Wall Street saw the S&P 500 hitting its 22nd record high this year, buoyed by encouraging economic indicators, which overshadowed recent comments from Federal Reserve officials suggesting no immediate rate cuts.
The remarkable $4 trillion surge in U.S. equity values over the past three months has surprised skeptics and prompted strategists to revise their 2024 forecasts.
Lori Calvasina, from RBC Capital Markets, noted, “We think the market’s view of where economic fundamentals are heading, rather than any one economist’s or strategist’s view, is what ultimately drives stock market pricing.”

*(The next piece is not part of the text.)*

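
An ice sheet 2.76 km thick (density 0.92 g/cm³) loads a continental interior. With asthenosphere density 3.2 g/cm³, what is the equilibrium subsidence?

0.793 km

By Archimedes' principle applied to the lithosphere: the ice load ρ_ice t is balanced by mantle displaced below, ρ_m s.
s = t ρ_ice / ρ_m = 2.76 km × 0.92/3.2 = 0.793 km.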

Stocks saw modest gains after a day of mixed trading, with investors analyzing Fed Governor Christopher Waller’s remarks, emphasizing the need for “at least a couple months of better inflation data” before considering rate adjustments.
Traders also exercised caution ahead of the release of the Fed’s preferred inflation gauge and Jerome Powell’s comments on Friday, given that markets will be closed.
The S&P 500 surged past the 5,250 mark, ending the quarter with a robust rally of over 10%. Such consecutive double-digit gains have been observed only five times since 1950, as per Bloomberg data.
In a shortened trading session before the holiday, two-year yields, which are more responsive to imminent Fed actions, rose by five basis points to 4.62%. Meanwhile, the dollar extended its quarterly gains.
Chris Larkin, from E*Trade at Morgan Stanley, remarked, “Right or wrong, expectations for a June rate cut probably won’t shift unless inflation continues to rise and the labor market appears to be a major contributor to the increase.”